Monday Leaderboard: Weirdest golf injury of the year; Nelly stays dominant

by Admin
Monday Leaderboard: Weirdest golf injury of the year; Nelly stays dominant

(Bruno Rouby / Yahoo Sports)

Welcome to the Monday Leaderboard, where we run down the weekend’s top stories in the wonderful world of golf. Grab an Arnold Palmer, pull up a chair, and celebrate very carefully …

1. Weirdest golf injury of the year

It’s the perpetual question surrounding this sport: Are golfers athletes? Well, we may now have our answer, because Akshay Bhatia, winner of the Valero Texas Open, apparently dislocated his shoulder … by fist-pumping.

Yes, Bhatia celebrated a little too hard when he made a 12-foot putt to force a playoff with Denny McCarthy (more on him below). Bhatia won on the first hole of the playoff, but not before requiring actual on-course treatment from his physio for the injured shoulder. It was a painful moment, but the victory — and its accompanying last-second, just-under-the-wire invitation to play in the Masters — probably helped dull the pain. Bhatia is just 22 years old, but he might not ever play in a tournament as strange as this one again.

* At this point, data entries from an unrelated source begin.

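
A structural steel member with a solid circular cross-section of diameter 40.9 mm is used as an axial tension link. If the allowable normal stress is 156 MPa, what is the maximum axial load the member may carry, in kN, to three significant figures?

205 kN

A = 1314 mm².
P_max = σ_allow · A = 156 · 1314 = 205000 N = 205 kN.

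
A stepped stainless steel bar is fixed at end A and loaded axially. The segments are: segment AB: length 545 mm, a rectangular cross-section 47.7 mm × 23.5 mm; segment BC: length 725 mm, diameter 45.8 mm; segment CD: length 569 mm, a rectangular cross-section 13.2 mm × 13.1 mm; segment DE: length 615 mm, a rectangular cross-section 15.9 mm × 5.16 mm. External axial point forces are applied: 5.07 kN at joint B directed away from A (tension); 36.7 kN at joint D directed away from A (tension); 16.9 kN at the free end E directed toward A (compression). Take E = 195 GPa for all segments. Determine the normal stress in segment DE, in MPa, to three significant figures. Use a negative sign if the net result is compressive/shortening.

Internal axial forces (sectioning from the free end, tension +): N_DE = -16.9 kN, N_CD = 19.8 kN, N_BC = 19.8 kN, N_AB = 24.87 kN.
A_DE = 82.04 mm².
σ_DE = N_DE/A_DE = -16900/82.04 = -206 MPa.

-206 MPa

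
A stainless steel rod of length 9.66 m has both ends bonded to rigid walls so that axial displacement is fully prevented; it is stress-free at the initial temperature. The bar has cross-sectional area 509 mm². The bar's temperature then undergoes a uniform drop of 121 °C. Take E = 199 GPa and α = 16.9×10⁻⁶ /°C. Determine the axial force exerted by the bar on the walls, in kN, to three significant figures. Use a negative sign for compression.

Free thermal expansion αLΔT = 16.9e-6 · 9660 · -121 = -19.75 mm.
The walls impose strain ε = −(-19.75)/9660 = 2.0449e-03; σ = Eε = 199000 · 2.0449e-03 = 406.9 MPa.
Wall reaction R = σ·A = 406.9·509 = 207100 N = 207.1 kN.

207 kN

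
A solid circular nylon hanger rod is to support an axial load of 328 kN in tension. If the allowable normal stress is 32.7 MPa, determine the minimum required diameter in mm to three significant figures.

Required area A ≥ P/σ_allow = 328000/32.7 = 10030 mm².
For a solid circular section, d ≥ √(4A/π) = 113 mm.

113 mm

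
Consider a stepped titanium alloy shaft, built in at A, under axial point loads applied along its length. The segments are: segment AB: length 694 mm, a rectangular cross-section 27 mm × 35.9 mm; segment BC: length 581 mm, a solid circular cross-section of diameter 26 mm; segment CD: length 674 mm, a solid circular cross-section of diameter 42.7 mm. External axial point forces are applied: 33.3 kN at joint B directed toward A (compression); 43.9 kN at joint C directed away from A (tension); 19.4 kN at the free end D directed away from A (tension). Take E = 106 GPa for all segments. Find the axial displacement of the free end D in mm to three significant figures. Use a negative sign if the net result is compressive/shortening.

0.942 mm

Internal axial forces (sectioning from the free end, tension +): N_CD = 19.4 kN, N_BC = 63.3 kN, N_AB = 30 kN.
A_AB = 969.3 mm².
A_BC = 530.9 mm².
A_CD = 1432 mm².
δ_AB = 30000·694/(969.3·106000) = 0.2026 mm
δ_BC = 63300·581/(530.9·106000) = 0.6535 mm
δ_CD = 19400·674/(1432·106000) = 0.08614 mm
δ = Σδ_i = 0.9423 mm.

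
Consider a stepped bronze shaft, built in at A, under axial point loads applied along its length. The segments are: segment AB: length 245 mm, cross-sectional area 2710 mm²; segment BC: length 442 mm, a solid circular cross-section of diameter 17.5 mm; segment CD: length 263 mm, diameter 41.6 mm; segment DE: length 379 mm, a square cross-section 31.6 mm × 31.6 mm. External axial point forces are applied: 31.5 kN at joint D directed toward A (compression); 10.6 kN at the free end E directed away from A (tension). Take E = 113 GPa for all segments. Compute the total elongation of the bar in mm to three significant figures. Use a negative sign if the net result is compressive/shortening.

Internal axial forces (sectioning from the free end, tension +): N_DE = 10.6 kN, N_CD = -20.9 kN, N_BC = -20.9 kN, N_AB = -20.9 kN.
A_BC = 240.5 mm².
A_CD = 1359 mm².
A_DE = 998.6 mm².
δ_AB = -20900·245/(2710·113000) = -0.01672 mm
δ_BC = -20900·442/(240.5·113000) = -0.3399 mm
δ_CD = -20900·263/(1359·113000) = -0.03579 mm
δ_DE = 10600·379/(998.6·113000) = 0.0356 mm
δ = Σδ_i = -0.3568 mm.

-0.357 mm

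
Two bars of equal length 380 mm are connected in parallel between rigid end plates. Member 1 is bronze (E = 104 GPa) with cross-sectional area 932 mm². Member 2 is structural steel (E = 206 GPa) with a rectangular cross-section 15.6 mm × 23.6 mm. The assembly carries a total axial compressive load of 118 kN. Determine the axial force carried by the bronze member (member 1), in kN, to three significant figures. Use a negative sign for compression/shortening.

A_2 = 368.2 mm².
Equal strain + equilibrium ⇒ each member carries load in proportion to AE: A₁E₁ = 96930000 N, A₂E₂ = 75840000 N, ΣAE = 172800000 N.
F₁ = P·A₁E₁/ΣAE = -118000·96930000/172800000 = -66200 N.

-66.2 kN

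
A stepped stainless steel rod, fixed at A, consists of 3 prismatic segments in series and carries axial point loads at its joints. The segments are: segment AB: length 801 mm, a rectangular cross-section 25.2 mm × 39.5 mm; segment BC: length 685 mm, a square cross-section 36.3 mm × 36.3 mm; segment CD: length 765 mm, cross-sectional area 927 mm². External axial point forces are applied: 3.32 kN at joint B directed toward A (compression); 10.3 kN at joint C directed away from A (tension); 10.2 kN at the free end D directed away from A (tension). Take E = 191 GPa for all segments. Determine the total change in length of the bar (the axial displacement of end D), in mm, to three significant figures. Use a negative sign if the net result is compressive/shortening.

Internal axial forces (sectioning from the free end, tension +): N_CD = 10.2 kN, N_BC = 20.5 kN, N_AB = 17.18 kN.
A_AB = 995.4 mm².
A_BC = 1318 mm².
δ_AB = 17180·801/(995.4·191000) = 0.07238 mm
δ_BC = 20500·685/(1318·191000) = 0.0558 mm
δ_CD = 10200·765/(927·191000) = 0.04407 mm
δ = Σδ_i = 0.1722 mm.

0.172 mm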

2. Nelly maintains her dominance

You could make a convincing argument that the world’s most impressive golfer right now isn’t in the field at the Masters. Nelly Korda, who has the entire LPGA in a headlock, won her fourth straight event Sunday at the T-Mobile Match Play in Las Vegas. Korda triumphed even in a format designed to produce random outcomes — 54 holes of stroke play followed by an 8-woman bracket — and triumphed in all three of her matches with little trouble. She now trails only Nancy Lopez (1978) and Annika Sorenstam (2004-05), who both carded five straight victories. To match them, she’ll need to win the LPGA’s first major of the season, the Chevron Championship, in two weeks. Nelly or the field, who ya got?

3. Burmester dispatches Sergio in a playoff

Over in LIV Golf, a dozen or so players tuned up for the Masters at the season’s latest stop in Doral. As it turned out, the winner — Dean Burmester — won’t be going to Augusta, but the guy he topped in a playoff, 2017 champion Sergio Garcia, will be. Garcia held a two-shot lead on Saturday night, and a one-shot lead on the 18th tee, but neither held up. Burmester forced a playoff and won when Garcia found water on the second playoff hole. Maybe in some future year a LIV win will be enough to get a Masters invite, but not yet.

4. Augusta amateur’s fiery finish

When you read a recap of how a player finished strong to win a tournament, you can appreciate the feat. When you read how a player finished strong at Augusta National, you can truly understand the magnitude of the feat. Lottie Woad won the fifth Augusta National Women’s Amateur on Saturday with a birdie-birdie finish on 17 and 18 at Augusta, a feat that has eluded most of the game’s finest players. Woad was down a stroke on the 17th tee and a champion when she walked off the 18th green. Now that is how you close a tournament … and open Masters Week.

5. McCarthy’s magnificent back nine

By all normal laws of golf, the Valero Texas Open should have been over at the turn on Sunday. Bhatia held a six-stroke lead on the field and was playing strong golf. But Denny McCarthy decided to launch himself into orbit, carding seven straight birdies for a back-nine 28 (!) and forcing a playoff with Bhatia. Alas, on the first playoff hole, McCarthy dunked his approach into the creek fronting the green, and his day was over. Not the way McCarthy wanted the tournament to end, but that back-nine 28 is the kind of run he can build on for the future.

The Mulligan: Spieth’s rooftop journey

Jordan Spieth is an agent of chaos. The 2015 Masters champion is an unpredictable Tasmanian devil capable of generating some of the most brilliant, and most ridiculous, shots you’ll ever see in your life, often on the same hole. Exactly that happened on the par-5 18th at TPC San Antonio on Saturday afternoon.

Wild. (Brennan Asplen/Getty Images)

Spieth’s tee shot ended up underneath a tree in a cacti-filled native area. His second shot hit a branch and rolled into a drainage ditch. Weird, but not transcendent. That would come next, when Spieth decided to mangle the Rules of Golf to his own advantage and hit his shot onto the roof of the TPC San Antonio clubhouse. Since the somehow-in-bounds clubhouse is, rightly, considered an immovable obstruction but the nearby scoreboard was only a temporary immovable instruction, he was entitled to a drop by the scoreboard, which left him 100 yards to get up and down for par. Alas, he couldn’t get that done, three-putting for a double bogey. But on the plus side, he gave us golf’s first-ever gutter ball.

Bring that energy to Augusta this week, Jordan, and let’s ride.

Enjoy the azaleas and pimentos this week, friends, and we’ll see you back here next Monday!